Department of Rehabilitative Sciences, Faculty of Health Sciences, University of Fort Hare, East London.
S Afr J Commun Disord. 2024 Oct 31;71(1):e1-e8. doi: 10.4102/sajcd.v71i1.1045.
Community-based universal newborn hearing screening (UNHS) has not been fully realised in South Africa despite the availability of contextually relevant early hearing detection and intervention guidelines. Research has confirmed the feasibility of implementing UNHS programmes in urban contexts; however, limited information exists for rural contexts.
The aim of the study was to describe the outcomes in terms of coverage rate, referral rate and follow-up rate of a 1-year UNHS pilot programme implemented at three primary health care (PHC) clinics in the Limpopo province.
A descriptive retrospective review of 2 302 audiological records of infants who underwent NHS between July 2014 to June 2015 was conducted.
The mean age at first-stage screen was 112 days (16 weeks). The coverage rate was 87% for the infants screened at 3- and 10- days clinic visits and 27% for infants screened at the 6-week immunisation visit. The first-stage referral rate was 33.9% and 8.3% for the overall second stage referral for diagnostic audiology services. The follow-up rate for rescreens at the clinical level was 77%, while for initial diagnostic assessments, it was 26%.
Although not all benchmarks were met within the first year of implementation, the high coverage- and low referral rates, especially in the last 6 months, are the first steps in improving the outcomes of the screening programme.Contribution: The findings confirm the feasibility of implementing community-based UNHS programmes in rural areas in South Africa.
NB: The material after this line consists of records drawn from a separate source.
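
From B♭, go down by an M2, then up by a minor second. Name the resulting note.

A major second down from Bb is Ab (letter A, 2 semitones down).
A minor second up from Ab is Bbb (letter B, 1 semitone up).

Bbb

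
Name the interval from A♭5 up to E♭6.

perfect fifth

The letter names run A→E, a span of 4 letter steps, so the interval is some kind of fifth.
Ab to Eb is 7 semitones. A perfect fifth is 7, so 7 makes it perfect.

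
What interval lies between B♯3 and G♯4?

minor sixth

The letter names run B→G, a span of 5 letter steps, so the interval is some kind of sixth.
B# to G# is 8 semitones. A major sixth is 9, so 8 makes it minor.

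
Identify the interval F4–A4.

Counting letters F–G–A gives a third.
F→A = 4 semitones, exactly the major third.

major third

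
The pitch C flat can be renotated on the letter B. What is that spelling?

B

Cb is pitch class 11. The letter B alone is pitch class 11.
Pitch class 11 on B needs no accidental: B.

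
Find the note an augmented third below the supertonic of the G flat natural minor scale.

The supertonic of Gb natural minor is Ab.
An augmented third (5 semitones) below Ab lands on the letter F, giving Fbb.

Fbb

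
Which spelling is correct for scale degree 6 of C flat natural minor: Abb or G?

Each scale degree takes a distinct letter name. Degree 6 of a scale on C must use the letter A.
Abb and G are enharmonically the same pitch, but only Abb uses the letter A, so it is the correct spelling here.

Abb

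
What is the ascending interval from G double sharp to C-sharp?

The letter names run G→C, a span of 3 letter steps, so the interval is some kind of fourth.
G## to C# is 4 semitones. A perfect fourth is 5, so 4 makes it diminished.

diminished fourth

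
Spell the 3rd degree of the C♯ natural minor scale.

E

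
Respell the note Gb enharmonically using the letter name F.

F#

Gb is pitch class 6. The letter F alone is pitch class 5.
To reach pitch class 6 from F requires an offset of +1 semitone, i.e. sharp: F#.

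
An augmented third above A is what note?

A third above A lands on the letter C.
An augmented third spans 5 semitones, so A moves to pitch class 2. On the letter C that is C##.

C##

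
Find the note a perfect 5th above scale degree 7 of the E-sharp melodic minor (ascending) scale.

Scale degree 7 of E# melodic minor (ascending) is D##.
A perfect fifth (7 semitones) above D## lands on the letter A, giving A##.

A##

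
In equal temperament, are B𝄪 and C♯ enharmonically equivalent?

B## is pitch class 1; C# is pitch class 1.
All spellings map to pitch class 1, so they are enharmonically equivalent.

Yes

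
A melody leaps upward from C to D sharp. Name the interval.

The letter names run C→D, a span of 1 letter step, so the interval is some kind of second.
C to D# is 3 semitones. A major second is 2, so 3 makes it augmented.

augmented second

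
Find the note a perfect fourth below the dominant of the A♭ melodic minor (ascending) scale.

The dominant of Ab melodic minor (ascending) is Eb.
A perfect fourth (5 semitones) below Eb lands on the letter B, giving Bb.

Bb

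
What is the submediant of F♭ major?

The Fb major scale runs Fb Gb Ab Bbb Cb Db Eb.
Degree 6 is Db.

Db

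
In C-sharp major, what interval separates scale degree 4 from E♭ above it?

Scale degree 4 of C# major is F#.
F# up to Eb: letters F→E make it a seventh; 9 semitones makes it diminished.

diminished seventh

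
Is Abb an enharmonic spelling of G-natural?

Abb is pitch class 7; G is pitch class 7.
All spellings map to pitch class 7, so they are enharmonically equivalent.

Yes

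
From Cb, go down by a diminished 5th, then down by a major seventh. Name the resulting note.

Gb

A diminished fifth down from Cb is F (letter F, 6 semitones down).
A major seventh down from F is Gb (letter G, 11 semitones down).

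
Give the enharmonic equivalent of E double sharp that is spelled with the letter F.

E## is pitch class 6. The letter F alone is pitch class 5.
To reach pitch class 6 from F requires an offset of +1 semitone, i.e. sharp: F#.

F#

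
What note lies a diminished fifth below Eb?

A

E down a perfect fifth is A, so the target letter is A.
From Eb, a diminished fifth is 6 semitones down: A.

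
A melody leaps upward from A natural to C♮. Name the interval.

The letter names run A→C, a span of 2 letter steps, so the interval is some kind of third.
A to C is 3 semitones. A major third is 4, so 3 makes it minor.

minor third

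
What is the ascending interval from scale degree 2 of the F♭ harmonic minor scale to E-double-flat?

minor sixth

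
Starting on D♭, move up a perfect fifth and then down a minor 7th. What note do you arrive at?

A perfect fifth up from Db is Ab (letter A, 7 semitones up).
A minor seventh down from Ab is Bb (letter B, 10 semitones down).

Bb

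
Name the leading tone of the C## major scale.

B##

Degree 7 takes the letter 6 steps above C, which is B.
In major, degree 7 sits 11 semitones above the tonic. C## + 11 semitones is pitch class 1, spelled on B as B##.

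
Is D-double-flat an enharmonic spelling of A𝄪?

Dbb is pitch class 0; A## is pitch class 11.
The pitch classes differ (0 vs. 11), so they are not enharmonic equivalents.

No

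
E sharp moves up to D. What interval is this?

Counting letters E–F–G–A–B–C–D gives a seventh.
E#→D = 9 semitones, 2 narrower than the major seventh (11), so diminished.

diminished seventh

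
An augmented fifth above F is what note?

C#

A fifth above F lands on the letter C.
An augmented fifth spans 8 semitones, so F moves to pitch class 1. On the letter C that is C#.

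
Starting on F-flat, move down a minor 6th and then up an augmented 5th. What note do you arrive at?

A minor sixth down from Fb is Ab (letter A, 8 semitones down).
An augmented fifth up from Ab is E (letter E, 8 semitones up).

E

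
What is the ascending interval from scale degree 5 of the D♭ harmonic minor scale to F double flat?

diminished sixth

Scale degree 5 of Db harmonic minor is Ab.
Ab up to Fbb: letters A→F make it a sixth; 7 semitones makes it diminished.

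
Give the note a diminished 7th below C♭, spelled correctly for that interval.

D

C down a major seventh is Db, so the target letter is D.
From Cb, a diminished seventh is 9 semitones down: D.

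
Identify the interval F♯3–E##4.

The letter names run F→E, a span of 6 letter steps, so the interval is some kind of seventh.
F# to E## is 12 semitones. A major seventh is 11, so 12 makes it augmented.

augmented seventh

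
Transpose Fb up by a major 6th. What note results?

Db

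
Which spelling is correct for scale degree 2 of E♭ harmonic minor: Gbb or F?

Each scale degree takes a distinct letter name. Degree 2 of a scale on E must use the letter F.
F and Gbb are enharmonically the same pitch, but only F uses the letter F, so it is the correct spelling here.

F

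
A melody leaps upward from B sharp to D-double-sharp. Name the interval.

major third

Counting letters B–C–D gives a third.
B#→D## = 4 semitones, exactly the major third.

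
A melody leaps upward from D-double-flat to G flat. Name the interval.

Counting letters D–E–F–G gives a fourth.
Dbb→Gb = 6 semitones, 1 wider than the perfect fourth (5), so augmented.

augmented fourth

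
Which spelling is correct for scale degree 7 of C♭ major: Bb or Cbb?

Each scale degree takes a distinct letter name. Degree 7 of a scale on C must use the letter B.
Bb and Cbb are enharmonically the same pitch, but only Bb uses the letter B, so it is the correct spelling here.

Bb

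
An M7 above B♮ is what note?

A#

B up a major seventh is A#, so the target letter is A.
From B, a major seventh is 11 semitones up: A#.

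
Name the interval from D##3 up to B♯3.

minor sixth

Counting letters D–E–F–G–A–B gives a sixth.
D##→B# = 8 semitones, 1 narrower than the major sixth (9), so minor.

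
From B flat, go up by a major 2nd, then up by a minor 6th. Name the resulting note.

Ab

A major second up from Bb is C (letter C, 2 semitones up).
A minor sixth up from C is Ab (letter A, 8 semitones up).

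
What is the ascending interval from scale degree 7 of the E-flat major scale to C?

minor seventh

Scale degree 7 of Eb major is D.
D up to C: letters D→C make it a seventh; 10 semitones makes it minor.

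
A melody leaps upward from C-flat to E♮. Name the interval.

The letter names run C→E, a span of 2 letter steps, so the interval is some kind of third.
Cb to E is 5 semitones. A major third is 4, so 5 makes it augmented.

augmented third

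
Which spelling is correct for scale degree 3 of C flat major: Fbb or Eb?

Eb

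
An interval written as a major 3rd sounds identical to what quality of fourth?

A major third spans 4 semitones.
A fourth spanning 4 semitones is diminished (the perfect fourth is 5).

diminished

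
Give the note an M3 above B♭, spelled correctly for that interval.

D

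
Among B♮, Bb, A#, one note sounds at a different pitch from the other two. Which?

B

In 12-tone equal temperament, enharmonic equivalents share a pitch class. B is pitch class 11; Bb is pitch class 10; A# is pitch class 10.
Bb and A# share pitch class 10, while B is pitch class 11.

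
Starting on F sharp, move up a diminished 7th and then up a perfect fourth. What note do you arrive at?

A diminished seventh up from F# is Eb (letter E, 9 semitones up).
A perfect fourth up from Eb is Ab (letter A, 5 semitones up).

Ab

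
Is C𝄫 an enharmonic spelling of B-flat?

Yes

Cbb is pitch class 10; Bb is pitch class 10.
All spellings map to pitch class 10, so they are enharmonically equivalent.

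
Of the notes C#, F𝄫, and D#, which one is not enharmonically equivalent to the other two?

In 12-tone equal temperament, enharmonic equivalents share a pitch class. C# is pitch class 1; Fbb is pitch class 3; D# is pitch class 3.
Fbb and D# share pitch class 3, while C# is pitch class 1.

C#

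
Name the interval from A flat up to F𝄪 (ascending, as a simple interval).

doubly augmented sixth

The letter names run A→F, a span of 5 letter steps, so the interval is some kind of sixth.
Ab to F## is 11 semitones. A major sixth is 9, so 11 makes it doubly augmented.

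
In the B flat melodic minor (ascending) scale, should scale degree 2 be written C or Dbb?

C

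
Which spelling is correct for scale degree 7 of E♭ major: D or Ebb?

D

Each scale degree takes a distinct letter name. Degree 7 of a scale on E must use the letter D.
D and Ebb are enharmonically the same pitch, but only D uses the letter D, so it is the correct spelling here.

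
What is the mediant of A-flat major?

The Ab major scale runs Ab Bb C Db Eb F G.
Degree 3 is C.

C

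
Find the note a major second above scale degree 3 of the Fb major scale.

Scale degree 3 of Fb major is Ab.
A major second (2 semitones) above Ab lands on the letter B, giving Bb.

Bb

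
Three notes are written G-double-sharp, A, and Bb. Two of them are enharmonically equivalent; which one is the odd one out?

Bb

In 12-tone equal temperament, enharmonic equivalents share a pitch class. G## is pitch class 9; A is pitch class 9; Bb is pitch class 10.
G## and A share pitch class 9, while Bb is pitch class 10.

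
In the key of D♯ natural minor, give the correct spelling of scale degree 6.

B

The D# natural minor scale runs D# E# F# G# A# B C#.
Degree 6 is B.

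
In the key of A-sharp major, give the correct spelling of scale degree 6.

F##

Degree 6 takes the letter 5 steps above A, which is F.
In major, degree 6 sits 9 semitones above the tonic. A# + 9 semitones is pitch class 7, spelled on F as F##.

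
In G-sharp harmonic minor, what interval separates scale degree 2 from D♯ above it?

perfect fourth

Scale degree 2 of G# harmonic minor is A#.
A# up to D#: letters A→D make it a fourth; 5 semitones makes it perfect.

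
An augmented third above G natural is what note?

B#

A third above G lands on the letter B.
An augmented third spans 5 semitones, so G moves to pitch class 0. On the letter B that is B#.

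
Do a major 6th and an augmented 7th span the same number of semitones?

No

A major sixth spans 9 semitones; an augmented seventh spans 12.
The spans differ, so they are not enharmonic equivalents.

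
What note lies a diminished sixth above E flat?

E up a major sixth is C#, so the target letter is C.
From Eb, a diminished sixth is 7 semitones up: Cbb.

Cbb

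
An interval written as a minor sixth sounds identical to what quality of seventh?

A minor sixth spans 8 semitones.
A seventh spanning 8 semitones is doubly diminished (the major seventh is 11).

doubly diminished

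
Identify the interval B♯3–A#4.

minor seventh

Counting letters B–C–D–E–F–G–A gives a seventh.
B#→A# = 10 semitones, 1 narrower than the major seventh (11), so minor.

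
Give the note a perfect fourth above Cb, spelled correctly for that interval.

Fb

C up a perfect fourth is F, so the target letter is F.
From Cb, a perfect fourth is 5 semitones up: Fb.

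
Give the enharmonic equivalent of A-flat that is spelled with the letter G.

G#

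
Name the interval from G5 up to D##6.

doubly augmented fifth

The letter names run G→D, a span of 4 letter steps, so the interval is some kind of fifth.
G to D## is 9 semitones. A perfect fifth is 7, so 9 makes it doubly augmented.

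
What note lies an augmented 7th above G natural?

G up a major seventh is F#, so the target letter is F.
From G, an augmented seventh is 12 semitones up: F##.

F##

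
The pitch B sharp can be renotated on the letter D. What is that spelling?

Dbb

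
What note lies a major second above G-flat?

A second above G lands on the letter A.
A major second spans 2 semitones, so Gb moves to pitch class 8. On the letter A that is Ab.

Ab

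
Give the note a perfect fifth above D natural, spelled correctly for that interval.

A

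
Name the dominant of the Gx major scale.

Degree 5 takes the letter 4 steps above G, which is D.
In major, degree 5 sits 7 semitones above the tonic. G## + 7 semitones is pitch class 4, spelled on D as D##.

D##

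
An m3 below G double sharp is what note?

A third below G lands on the letter E.
A minor third spans 3 semitones, so G## moves to pitch class 6. On the letter E that is E##.

E##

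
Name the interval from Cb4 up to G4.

The letter names run C→G, a span of 4 letter steps, so the interval is some kind of fifth.
Cb to G is 8 semitones. A perfect fifth is 7, so 8 makes it augmented.

augmented fifth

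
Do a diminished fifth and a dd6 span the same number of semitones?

A diminished fifth spans 6 semitones; a doubly diminished sixth spans 6.
They are enharmonically equivalent.

Yes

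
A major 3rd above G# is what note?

B#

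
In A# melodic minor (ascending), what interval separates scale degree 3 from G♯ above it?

Scale degree 3 of A# melodic minor (ascending) is C#.
C# up to G#: letters C→G make it a fifth; 7 semitones makes it perfect.

perfect fifth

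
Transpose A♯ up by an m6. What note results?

A up a major sixth is F#, so the target letter is F.
From A#, a minor sixth is 8 semitones up: F#.

F#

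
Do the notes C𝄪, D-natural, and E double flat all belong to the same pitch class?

Yes

C## is pitch class 2; D is pitch class 2; Ebb is pitch class 2.
All spellings map to pitch class 2, so they are enharmonically equivalent.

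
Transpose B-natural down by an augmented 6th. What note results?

A sixth below B lands on the letter D.
An augmented sixth spans 10 semitones, so B moves to pitch class 1. On the letter D that is Db.

Db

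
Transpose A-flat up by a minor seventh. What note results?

A seventh above A lands on the letter G.
A minor seventh spans 10 semitones, so Ab moves to pitch class 6. On the letter G that is Gb.

Gb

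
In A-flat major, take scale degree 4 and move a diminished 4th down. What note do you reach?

A

Scale degree 4 of Ab major is Db.
A diminished fourth (4 semitones) below Db lands on the letter A, giving A.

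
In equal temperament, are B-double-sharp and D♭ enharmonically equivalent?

Yes

B## = pitch class 1 and Db = pitch class 1 — the same pitch class, so they are enharmonic equivalents.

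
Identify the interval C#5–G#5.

The letter names run C→G, a span of 4 letter steps, so the interval is some kind of fifth.
C# to G# is 7 semitones. A perfect fifth is 7, so 7 makes it perfect.

perfect fifth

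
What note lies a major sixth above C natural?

A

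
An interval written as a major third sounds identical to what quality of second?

doubly augmented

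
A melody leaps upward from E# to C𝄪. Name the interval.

major sixth

The letter names run E→C, a span of 5 letter steps, so the interval is some kind of sixth.
E# to C## is 9 semitones. A major sixth is 9, so 9 makes it major.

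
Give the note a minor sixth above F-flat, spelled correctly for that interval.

Dbb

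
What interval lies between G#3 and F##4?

Counting letters G–A–B–C–D–E–F gives a seventh.
G#→F## = 11 semitones, exactly the major seventh.

major seventh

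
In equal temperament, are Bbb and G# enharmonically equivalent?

No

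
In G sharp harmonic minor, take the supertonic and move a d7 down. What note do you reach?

The supertonic of G# harmonic minor is A#.
A diminished seventh (9 semitones) below A# lands on the letter B, giving B##.

B##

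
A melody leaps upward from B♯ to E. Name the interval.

The letter names run B→E, a span of 3 letter steps, so the interval is some kind of fourth.
B# to E is 4 semitones. A perfect fourth is 5, so 4 makes it diminished.

diminished fourth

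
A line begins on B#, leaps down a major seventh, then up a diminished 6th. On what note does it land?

Ab

A major seventh down from B# is C# (letter C, 11 semitones down).
A diminished sixth up from C# is Ab (letter A, 7 semitones up).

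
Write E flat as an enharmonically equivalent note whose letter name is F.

Plain F sits 2 semitones above Eb, so on the letter F the same pitch needs a double flat: Fbb.

Fbb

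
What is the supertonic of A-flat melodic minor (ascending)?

Bb

Degree 2 takes the letter 1 step above A, which is B.
In melodic minor (ascending), degree 2 sits 2 semitones above the tonic. Ab + 2 semitones is pitch class 10, spelled on B as Bb.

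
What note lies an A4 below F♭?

Cbb

A fourth below F lands on the letter C.
An augmented fourth spans 6 semitones, so Fb moves to pitch class 10. On the letter C that is Cbb.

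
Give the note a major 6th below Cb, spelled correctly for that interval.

C down a major sixth is Eb, so the target letter is E.
From Cb, a major sixth is 9 semitones down: Ebb.

Ebb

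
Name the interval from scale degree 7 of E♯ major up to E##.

major second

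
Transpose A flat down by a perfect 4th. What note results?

Eb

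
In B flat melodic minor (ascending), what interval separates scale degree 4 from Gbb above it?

diminished third

Scale degree 4 of Bb melodic minor (ascending) is Eb.
Eb up to Gbb: letters E→G make it a third; 2 semitones makes it diminished.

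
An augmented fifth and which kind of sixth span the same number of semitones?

minor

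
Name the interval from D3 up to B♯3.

Counting letters D–E–F–G–A–B gives a sixth.
D→B# = 10 semitones, 1 wider than the major sixth (9), so augmented.

augmented sixth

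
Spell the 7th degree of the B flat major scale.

A

The Bb major scale runs Bb C D Eb F G A.
Degree 7 is A.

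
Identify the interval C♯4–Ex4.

augmented third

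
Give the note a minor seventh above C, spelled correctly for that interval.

C up a major seventh is B, so the target letter is B.
From C, a minor seventh is 10 semitones up: Bb.

Bb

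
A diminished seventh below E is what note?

E down a major seventh is F, so the target letter is F.
From E, a diminished seventh is 9 semitones down: F##.

F##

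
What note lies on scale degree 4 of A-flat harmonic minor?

The Ab harmonic minor scale runs Ab Bb Cb Db Eb Fb G.
Degree 4 is Db.

Db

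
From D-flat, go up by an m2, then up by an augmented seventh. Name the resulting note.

D

A minor second up from Db is Ebb (letter E, 1 semitone up).
An augmented seventh up from Ebb is D (letter D, 12 semitones up).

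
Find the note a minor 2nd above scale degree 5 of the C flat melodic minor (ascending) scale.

Scale degree 5 of Cb melodic minor (ascending) is Gb.
A minor second (1 semitone) above Gb lands on the letter A, giving Abb.

Abb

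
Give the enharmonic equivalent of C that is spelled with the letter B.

C is pitch class 0. The letter B alone is pitch class 11.
To reach pitch class 0 from B requires an offset of +1 semitone, i.e. sharp: B#.

B#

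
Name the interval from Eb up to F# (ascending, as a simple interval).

Counting letters E–F gives a second.
Eb→F# = 3 semitones, 1 wider than the major second (2), so augmented.

augmented second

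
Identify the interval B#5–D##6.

The letter names run B→D, a span of 2 letter steps, so the interval is some kind of third.
B# to D## is 4 semitones. A major third is 4, so 4 makes it major.

major third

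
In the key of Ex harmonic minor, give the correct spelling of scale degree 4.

Degree 4 takes the letter 3 steps above E, which is A.
In harmonic minor, degree 4 sits 5 semitones above the tonic. E## + 5 semitones is pitch class 11, spelled on A as A##.

A##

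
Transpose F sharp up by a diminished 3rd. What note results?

A third above F lands on the letter A.
A diminished third spans 2 semitones, so F# moves to pitch class 8. On the letter A that is Ab.

Ab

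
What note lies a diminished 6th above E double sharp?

E up a major sixth is C#, so the target letter is C.
From E##, a diminished sixth is 7 semitones up: C#.

C#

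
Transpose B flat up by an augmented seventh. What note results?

A#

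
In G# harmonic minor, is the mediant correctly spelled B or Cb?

Each scale degree takes a distinct letter name. Degree 3 of a scale on G must use the letter B.
B and Cb are enharmonically the same pitch, but only B uses the letter B, so it is the correct spelling here.

B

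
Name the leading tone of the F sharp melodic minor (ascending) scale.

E#

The F# melodic minor (ascending) scale runs F# G# A B C# D# E#.
Degree 7 is E#.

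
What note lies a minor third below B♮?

G#

B down a major third is G, so the target letter is G.
From B, a minor third is 3 semitones down: G#.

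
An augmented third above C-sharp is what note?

A third above C lands on the letter E.
An augmented third spans 5 semitones, so C# moves to pitch class 6. On the letter E that is E##.

E##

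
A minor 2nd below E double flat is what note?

A second below E lands on the letter D.
A minor second spans 1 semitone, so Ebb moves to pitch class 1. On the letter D that is Db.

Db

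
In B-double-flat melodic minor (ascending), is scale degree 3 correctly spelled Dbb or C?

Dbb

Each scale degree takes a distinct letter name. Degree 3 of a scale on B must use the letter D.
Dbb and C are enharmonically the same pitch, but only Dbb uses the letter D, so it is the correct spelling here.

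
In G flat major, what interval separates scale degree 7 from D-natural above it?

major sixth

Scale degree 7 of Gb major is F.
F up to D: letters F→D make it a sixth; 9 semitones makes it major.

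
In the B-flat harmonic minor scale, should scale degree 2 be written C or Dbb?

Each scale degree takes a distinct letter name. Degree 2 of a scale on B must use the letter C.
C and Dbb are enharmonically the same pitch, but only C uses the letter C, so it is the correct spelling here.

C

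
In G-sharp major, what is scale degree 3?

Degree 3 takes the letter 2 steps above G, which is B.
In major, degree 3 sits 4 semitones above the tonic. G# + 4 semitones is pitch class 0, spelled on B as B#.

B#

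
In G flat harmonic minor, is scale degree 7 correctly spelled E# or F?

Each scale degree takes a distinct letter name. Degree 7 of a scale on G must use the letter F.
F and E# are enharmonically the same pitch, but only F uses the letter F, so it is the correct spelling here.

F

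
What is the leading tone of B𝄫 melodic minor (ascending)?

Ab

Degree 7 takes the letter 6 steps above B, which is A.
In melodic minor (ascending), degree 7 sits 11 semitones above the tonic. Bbb + 11 semitones is pitch class 8, spelled on A as Ab.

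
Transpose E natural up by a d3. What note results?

E up a major third is G#, so the target letter is G.
From E, a diminished third is 2 semitones up: Gb.

Gb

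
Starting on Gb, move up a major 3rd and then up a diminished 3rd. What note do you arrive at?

Dbb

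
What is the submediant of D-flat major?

The Db major scale runs Db Eb F Gb Ab Bb C.
Degree 6 is Bb.

Bb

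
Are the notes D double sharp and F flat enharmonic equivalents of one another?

D## = pitch class 4 and Fb = pitch class 4 — the same pitch class, so they are enharmonic equivalents.

Yes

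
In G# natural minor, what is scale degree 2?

A#

The G# natural minor scale runs G# A# B C# D# E F#.
Degree 2 is A#.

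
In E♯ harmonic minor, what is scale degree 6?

C#

The E# harmonic minor scale runs E# F## G# A# B# C# D##.
Degree 6 is C#.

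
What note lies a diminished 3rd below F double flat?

A third below F lands on the letter D.
A diminished third spans 2 semitones, so Fbb moves to pitch class 1. On the letter D that is Db.

Db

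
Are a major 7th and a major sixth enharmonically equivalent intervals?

A major seventh spans 11 semitones; a major sixth spans 9.
The spans differ, so they are not enharmonic equivalents.

No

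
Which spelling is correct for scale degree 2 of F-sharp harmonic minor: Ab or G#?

Each scale degree takes a distinct letter name. Degree 2 of a scale on F must use the letter G.
G# and Ab are enharmonically the same pitch, but only G# uses the letter G, so it is the correct spelling here.

G#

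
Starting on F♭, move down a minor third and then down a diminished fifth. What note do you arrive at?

A minor third down from Fb is Db (letter D, 3 semitones down).
A diminished fifth down from Db is G (letter G, 6 semitones down).

G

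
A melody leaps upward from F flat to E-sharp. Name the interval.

Counting letters F–G–A–B–C–D–E gives a seventh.
Fb→E# = 13 semitones, 2 wider than the major seventh (11), so doubly augmented.

doubly augmented seventh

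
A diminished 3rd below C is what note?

A#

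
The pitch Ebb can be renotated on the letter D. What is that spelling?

D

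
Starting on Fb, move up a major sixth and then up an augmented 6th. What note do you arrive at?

B

A major sixth up from Fb is Db (letter D, 9 semitones up).
An augmented sixth up from Db is B (letter B, 10 semitones up).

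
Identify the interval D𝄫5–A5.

The letter names run D→A, a span of 4 letter steps, so the interval is some kind of fifth.
Dbb to A is 9 semitones. A perfect fifth is 7, so 9 makes it doubly augmented.

doubly augmented fifth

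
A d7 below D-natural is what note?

E#

A seventh below D lands on the letter E.
A diminished seventh spans 9 semitones, so D moves to pitch class 5. On the letter E that is E#.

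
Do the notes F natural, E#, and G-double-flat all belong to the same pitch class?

Yes

F is pitch class 5; E# is pitch class 5; Gbb is pitch class 5.
All spellings map to pitch class 5, so they are enharmonically equivalent.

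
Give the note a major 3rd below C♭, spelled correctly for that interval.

Abb

A third below C lands on the letter A.
A major third spans 4 semitones, so Cb moves to pitch class 7. On the letter A that is Abb.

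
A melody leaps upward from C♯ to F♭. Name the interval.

The letter names run C→F, a span of 3 letter steps, so the interval is some kind of fourth.
C# to Fb is 3 semitones. A perfect fourth is 5, so 3 makes it doubly diminished.

doubly diminished fourth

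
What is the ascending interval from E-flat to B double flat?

The letter names run E→B, a span of 4 letter steps, so the interval is some kind of fifth.
Eb to Bbb is 6 semitones. A perfect fifth is 7, so 6 makes it diminished.

diminished fifth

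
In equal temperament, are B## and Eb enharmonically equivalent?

Two spellings are enharmonically equivalent only if they share a pitch class.
Here B## → 1, Eb → 3; 1 ≠ 3, so they are not.

No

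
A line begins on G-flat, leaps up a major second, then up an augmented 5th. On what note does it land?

A major second up from Gb is Ab (letter A, 2 semitones up).
An augmented fifth up from Ab is E (letter E, 8 semitones up).

E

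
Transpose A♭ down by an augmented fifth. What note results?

A down a perfect fifth is D, so the target letter is D.
From Ab, an augmented fifth is 8 semitones down: Dbb.

Dbb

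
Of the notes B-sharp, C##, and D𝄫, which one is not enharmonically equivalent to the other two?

C##

In 12-tone equal temperament, enharmonic equivalents share a pitch class. B# is pitch class 0; C## is pitch class 2; Dbb is pitch class 0.
B# and Dbb share pitch class 0, while C## is pitch class 2.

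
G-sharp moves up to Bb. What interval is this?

diminished third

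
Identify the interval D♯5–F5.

diminished third

Counting letters D–E–F gives a third.
D#→F = 2 semitones, 2 narrower than the major third (4), so diminished.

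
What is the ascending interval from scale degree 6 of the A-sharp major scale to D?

diminished sixth

Scale degree 6 of A# major is F##.
F## up to D: letters F→D make it a sixth; 7 semitones makes it diminished.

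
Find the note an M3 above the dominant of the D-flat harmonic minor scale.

The dominant of Db harmonic minor is Ab.
A major third (4 semitones) above Ab lands on the letter C, giving C.

C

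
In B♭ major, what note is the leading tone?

A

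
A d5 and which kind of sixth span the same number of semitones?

doubly diminished

A diminished fifth spans 6 semitones.
A sixth spanning 6 semitones is doubly diminished (the major sixth is 9).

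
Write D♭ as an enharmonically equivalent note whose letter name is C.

Plain C sits 1 semitone below Db, so on the letter C the same pitch needs a sharp: C#.

C#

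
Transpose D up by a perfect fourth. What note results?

D up a perfect fourth is G, so the target letter is G.
From D, a perfect fourth is 5 semitones up: G.

G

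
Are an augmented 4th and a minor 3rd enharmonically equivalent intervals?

An augmented fourth spans 6 semitones; a minor third spans 3.
The spans differ, so they are not enharmonic equivalents.

No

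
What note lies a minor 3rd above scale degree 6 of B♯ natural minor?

Scale degree 6 of B# natural minor is G#.
A minor third (3 semitones) above G# lands on the letter B, giving B.

B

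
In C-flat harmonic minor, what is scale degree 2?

Degree 2 takes the letter 1 step above C, which is D.
In harmonic minor, degree 2 sits 2 semitones above the tonic. Cb + 2 semitones is pitch class 1, spelled on D as Db.

Db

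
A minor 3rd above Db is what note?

Fb

D up a major third is F#, so the target letter is F.
From Db, a minor third is 3 semitones up: Fb.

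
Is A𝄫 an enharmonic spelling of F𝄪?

Yes

Abb = pitch class 7 and F## = pitch class 7 — the same pitch class, so they are enharmonic equivalents.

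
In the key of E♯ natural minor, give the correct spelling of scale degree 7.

D#

Degree 7 takes the letter 6 steps above E, which is D.
In natural minor, degree 7 sits 10 semitones above the tonic. E# + 10 semitones is pitch class 3, spelled on D as D#.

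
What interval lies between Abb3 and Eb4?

augmented fifth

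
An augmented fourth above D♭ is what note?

G

A fourth above D lands on the letter G.
An augmented fourth spans 6 semitones, so Db moves to pitch class 7. On the letter G that is G.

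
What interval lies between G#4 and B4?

Counting letters G–A–B gives a third.
G#→B = 3 semitones, 1 narrower than the major third (4), so minor.

minor third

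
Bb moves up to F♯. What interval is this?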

Regular monitoring and evaluation contribute to the success of screening programmes.
尽管南非有与国情相关的早期听力检测和干预指南,但基于社区的普遍新生儿听力筛查(UNHS)并未得到全面实施。研究已经证实,在城市环境中实施 UNHS 计划是可行的;然而,农村环境的信息有限。
本研究旨在描述在林波波省三个初级保健 (PHC) 诊所实施为期一年的 UNHS 试点计划的覆盖范围、转诊率和随访率的结果。
对 2014 年 7 月至 2015 年 6 月期间接受 NHS 的 2302 名婴儿的听力记录进行了描述性回顾性分析。
第一阶段筛查的平均年龄为 112 天(16 周)。在 3 天和 10 天诊所就诊时筛查的婴儿的覆盖率为 87%,在 6 周免疫接种就诊时筛查的婴儿的覆盖率为 27%。第一阶段转诊率为 33.9%,整体第二阶段转诊进行诊断性听力学服务的转诊率为 8.3%。临床水平的重筛随访率为 77%,而初始诊断评估的随访率为 26%。
尽管在实施的第一年没有达到所有基准,但高覆盖率和低转诊率,尤其是在最后 6 个月,是改善筛查计划结果的第一步。
研究结果证实了在南非农村地区实施基于社区的 UNHS 计划的可行性。定期监测和评估有助于筛查计划的成功。